09 April 2007

In the News, Redux*

So, this weekend I got really pissed off about racism. You may have noticed that a whole bunch of Latinos tried to rob a bank in my neighbourhood, and an FBI agent ended up dead. Of course, this being white-bread country and the internet being every idiot's soapbox (see here), the common reaction on many news boards was, "How much you want to bet these guys are a bunch of illegal immigrants?" Which, last time I checked, was damned racist. Several people tried to tell me that they weren't being racist, it was a legitimate question to ask.

Since when is it legitimate to ask a question that's based entirely on the ethnicity of someone's surname? (For the record, the four men are all US citizens, natives of New Brunswick. Their parents were immigrants, but they're as American as I am.)

This morning, still in somewhat of a froth over the matter, I faced my 9:00 Fundamentals of Reading and Writing Class. Which, it is worth mentioning, is composed of 26 students of Latino or Spanish origin. Some of them were born in this country, some emigrated soon after, some in recent years--but not a single one of them has a surname that could be mistaken for any other group of nationalities.

I gave them the background, for those who had not been following along at home (which, also evidenced below, was a good two-thirds of them) and then, when they were all righteously outraged that people were discriminating against others based on their ethnicity, I listed nine names on the board. I informed them that four of these names were the bank robbers, three were policemen, one was FBI, and one was the dead agent. (I gave them that one: Barry Lee Bush.) I then dared them to identify these players.
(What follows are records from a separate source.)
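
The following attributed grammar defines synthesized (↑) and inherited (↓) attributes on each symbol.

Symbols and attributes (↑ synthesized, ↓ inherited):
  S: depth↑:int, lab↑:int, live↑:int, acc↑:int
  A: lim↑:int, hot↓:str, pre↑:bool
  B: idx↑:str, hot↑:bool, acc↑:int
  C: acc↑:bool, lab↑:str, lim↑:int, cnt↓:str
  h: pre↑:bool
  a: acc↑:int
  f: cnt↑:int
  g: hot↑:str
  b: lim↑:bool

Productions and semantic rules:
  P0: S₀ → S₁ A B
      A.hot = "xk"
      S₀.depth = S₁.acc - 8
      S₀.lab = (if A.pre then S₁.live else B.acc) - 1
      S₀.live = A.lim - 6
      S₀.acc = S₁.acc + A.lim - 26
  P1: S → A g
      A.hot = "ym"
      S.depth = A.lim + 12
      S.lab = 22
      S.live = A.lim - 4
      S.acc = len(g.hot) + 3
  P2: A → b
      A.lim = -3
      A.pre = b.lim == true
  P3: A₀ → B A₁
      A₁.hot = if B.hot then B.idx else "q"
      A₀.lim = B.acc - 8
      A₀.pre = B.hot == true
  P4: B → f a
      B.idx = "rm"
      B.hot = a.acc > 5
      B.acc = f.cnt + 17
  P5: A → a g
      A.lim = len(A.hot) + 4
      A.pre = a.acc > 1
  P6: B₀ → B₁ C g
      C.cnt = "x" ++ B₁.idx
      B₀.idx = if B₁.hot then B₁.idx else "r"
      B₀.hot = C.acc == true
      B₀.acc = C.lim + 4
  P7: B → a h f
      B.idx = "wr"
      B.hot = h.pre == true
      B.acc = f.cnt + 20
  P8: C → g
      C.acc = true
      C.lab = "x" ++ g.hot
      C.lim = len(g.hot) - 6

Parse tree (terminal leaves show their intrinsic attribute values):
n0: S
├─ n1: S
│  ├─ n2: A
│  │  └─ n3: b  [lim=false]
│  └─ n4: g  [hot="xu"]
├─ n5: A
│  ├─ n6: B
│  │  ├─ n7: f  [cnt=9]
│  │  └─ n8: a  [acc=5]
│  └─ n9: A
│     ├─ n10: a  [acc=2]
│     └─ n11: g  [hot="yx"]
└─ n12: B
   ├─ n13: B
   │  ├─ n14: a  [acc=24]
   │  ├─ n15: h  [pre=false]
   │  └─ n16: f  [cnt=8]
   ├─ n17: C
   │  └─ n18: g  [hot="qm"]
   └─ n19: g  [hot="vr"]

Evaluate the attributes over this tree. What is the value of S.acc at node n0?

1. n2.hot = "ym"  ["ym"]
2. n3.lim = false  [terminal]
3. n2.lim = -3  [-3]
4. n2.pre = false  [b.lim == true]
5. n4.hot = "xu"  [terminal]
6. n1.depth = 9  [A.lim + 12]
7. n1.lab = 22  [22]
8. n1.live = -7  [A.lim - 4]
9. n1.acc = 5  [len(g.hot) + 3]
10. n5.hot = "xk"  ["xk"]
11. n7.cnt = 9  [terminal]
12. n8.acc = 5  [terminal]
13. n6.idx = "rm"  ["rm"]
14. n6.hot = false  [a.acc > 5]
15. n6.acc = 26  [f.cnt + 17]
16. n9.hot = "q"  [if B.hot then B.idx else "q"]
17. n10.acc = 2  [terminal]
18. n11.hot = "yx"  [terminal]
19. n9.lim = 5  [len(A.hot) + 4]
20. n9.pre = true  [a.acc > 1]
21. n5.lim = 18  [B.acc - 8]
22. n5.pre = false  [B.hot == true]
23. n14.acc = 24  [terminal]
24. n15.pre = false  [terminal]
25. n16.cnt = 8  [terminal]
26. n13.idx = "wr"  ["wr"]
27. n13.hot = false  [h.pre == true]
28. n13.acc = 28  [f.cnt + 20]
29. n17.cnt = "xwr"  ["x" ++ B₁.idx]
30. n18.hot = "qm"  [terminal]
31. n17.acc = true  [true]
32. n17.lab = "xqm"  ["x" ++ g.hot]
33. n17.lim = -4  [len(g.hot) - 6]
34. n19.hot = "vr"  [terminal]
35. n12.idx = "r"  [if B₁.hot then B₁.idx else "r"]
36. n12.hot = true  [C.acc == true]
37. n12.acc = 0  [C.lim + 4]
38. n0.depth = -3  [S₁.acc - 8]
39. n0.lab = -1  [(if A.pre then S₁.live else B.acc) - 1]
40. n0.live = 12  [A.lim - 6]
41. n0.acc = -3  [S₁.acc + A.lim - 26]

-3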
Only one student refused to take a guess, maintaining that you really couldn't tell by a person's name. Which was, of course, my point. Then we wrote about the whole experience, after I pointed out that the guy they were sure was one of the bank robbers was, in fact, the Commander of the NJ State Police, and another was the Acting Special Agent in Charge of the Newark FBI office. And that the "cops" they identified were all bank robbery suspects. Oops.

Then I made them freewrite about the whole experience and what they'd learned. Because I'm just a mean lady, that way.

*this is an addition to the regularly scheduled Sunday Scribblings post below.

1 comment:

Anonymous said...

What a great exercise for your students. I bet they love your class!